So, what makes an investment banker?
You want to work in M&A or the broader IBD (investment banking division) of an investment bank. You want to help companies buy and sell their component parts (M&A). Or you want to help companies raise money on the debt capital markets (DCM), or the equity capital markets (ECM). So, what does it take to get that job?
We've looked at our own database of millions of CVs and cross-referenced them with publicly available data on IBD juniors. We've also added anecdotal information about what it takes to get ahead in the investment banking division. The result is the infographic below.

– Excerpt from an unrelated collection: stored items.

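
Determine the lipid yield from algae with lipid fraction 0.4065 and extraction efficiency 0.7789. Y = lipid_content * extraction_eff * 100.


Y = lipid_content * extraction_eff * 100
= 0.4065 * 0.7789 * 100
= 31.6623%

31.6623%


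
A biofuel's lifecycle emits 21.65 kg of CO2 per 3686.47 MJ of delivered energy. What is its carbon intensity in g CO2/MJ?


CI = CO2 * 1000 / E
= 21.65 * 1000 / 3686.47
= 5.8728 g CO2/MJ

5.8728 g CO2/MJ


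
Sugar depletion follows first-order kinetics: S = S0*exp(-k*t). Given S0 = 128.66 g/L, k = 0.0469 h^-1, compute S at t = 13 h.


S = S0 * exp(-k * t)
S = 128.66 * exp(-0.0469 * 13)
S = 69.9285 g/L

69.9285 g/L


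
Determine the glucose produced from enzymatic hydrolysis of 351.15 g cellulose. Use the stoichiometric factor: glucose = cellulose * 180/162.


glucose = cellulose * 180/162
= 351.15 * 180/162
= 390.1667 g

390.1667 g


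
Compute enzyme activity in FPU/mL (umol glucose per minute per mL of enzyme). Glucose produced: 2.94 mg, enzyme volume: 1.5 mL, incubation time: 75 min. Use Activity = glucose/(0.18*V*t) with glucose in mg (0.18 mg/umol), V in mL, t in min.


Activity = glucose_mg / (0.18 mg/umol * V_mL * t_min)
= 2.94 / (0.18 * 1.5 * 75)
= 0.1452 FPU/mL

0.1452 FPU/mL


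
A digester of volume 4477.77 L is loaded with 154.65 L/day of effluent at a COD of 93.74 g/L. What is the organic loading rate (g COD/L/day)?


OLR = Q * S / V
= 154.65 * 93.74 / 4477.77
= 3.2375 g/L/day

3.2375 g/L/day


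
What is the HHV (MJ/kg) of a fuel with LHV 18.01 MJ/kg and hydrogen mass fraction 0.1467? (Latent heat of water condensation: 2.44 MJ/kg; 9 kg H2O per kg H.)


HHV = LHV + H_frac * 9 * 2.44
= 18.01 + 0.1467 * 9 * 2.44
= 21.2315 MJ/kg

21.2315 MJ/kg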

There are some surprises. Historically, young IBD professionals took on a two year 'analyst' banking contract after graduating. When that finished, they quit to study a two year MBA and when the MBA finished they returned to banks as 'associates'. This was especially the case in the U.S. However, Goldman Sachs did away with its two year contracts in 2012, and our data suggests that more M&A bankers now have a CFA pass to their name than an MBA.
It's also worth remembering that when they hire IBD professionals, banks are looking for an unusual personality type. As Xanyar Kamangar, a director in the Technology, Media and Telecoms at Deutsche Bank, points out, IBD professionals need impeccable attention to detail - a mistake a presentation or financial model can lose a client. But they also need to be able to step back and to see the bigger picture.

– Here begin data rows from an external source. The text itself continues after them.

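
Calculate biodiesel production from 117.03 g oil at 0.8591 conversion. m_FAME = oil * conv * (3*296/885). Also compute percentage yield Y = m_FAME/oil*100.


m_FAME = oil * conv * (3 * 296 / 885) = oil * conv * (888/885)
= 117.03 * 0.8591 * 888 / 885
= 100.8813 g
Y = m_FAME / oil * 100 = conv * (888/885) * 100
= 0.8591 * 888 / 885 * 100
= 86.20%

100.8813 g FAME; Y = 86.20%


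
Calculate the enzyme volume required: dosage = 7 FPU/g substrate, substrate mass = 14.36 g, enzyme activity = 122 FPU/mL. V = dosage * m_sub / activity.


V = dosage * m_sub / activity
V = 7 * 14.36 / 122
V = 0.8239 mL

0.8239 mL


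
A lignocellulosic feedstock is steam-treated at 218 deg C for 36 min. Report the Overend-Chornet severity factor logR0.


logR0 = log10(t * exp((T - 100) / 14.75))
= log10(36 * exp((218 - 100) / 14.75))
= 5.0307

5.0307


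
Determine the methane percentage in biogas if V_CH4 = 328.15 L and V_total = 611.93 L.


CH4% = V_CH4 / V_total * 100
= 328.15 / 611.93 * 100
= 53.6254%

53.6254%


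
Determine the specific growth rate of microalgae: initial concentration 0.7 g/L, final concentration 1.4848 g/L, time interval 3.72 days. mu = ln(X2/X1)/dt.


mu = ln(X2/X1) / dt
= ln(1.4848/0.7) / 3.72
= 0.2021 per day

0.2021 per day


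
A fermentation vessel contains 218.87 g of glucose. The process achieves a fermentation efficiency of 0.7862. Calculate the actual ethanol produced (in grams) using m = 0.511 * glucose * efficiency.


Actual ethanol: m = 0.511 * 218.87 * 0.7862
m = 87.9306 g

87.9306 g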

Linos Lekkas, Citigroup's head of corporate and investment banking for CEEMEA (Central and Eastern Europe, the Middle East and Africa), put it another way, At the start of your career in IBD [when you're working on spread sheets and putting pitches together for clients], he says you need to be able to work hard and to establish yourself as a, "safe and reliable pair of hands. If you can’t get that right and get the recognition you need as a solid base, you’ll be seen as talented but possibly unreliable."
But as you progress up the hierarchy in IBD, Lekkas says charisma becomes the characteristic that defines success: "Whether you’re an industry person or a product person, you ultimately need to be good with people – both internally and externally. You can be very talented and very mathematical, but the combination of effort and personality is what will truly make you stand out."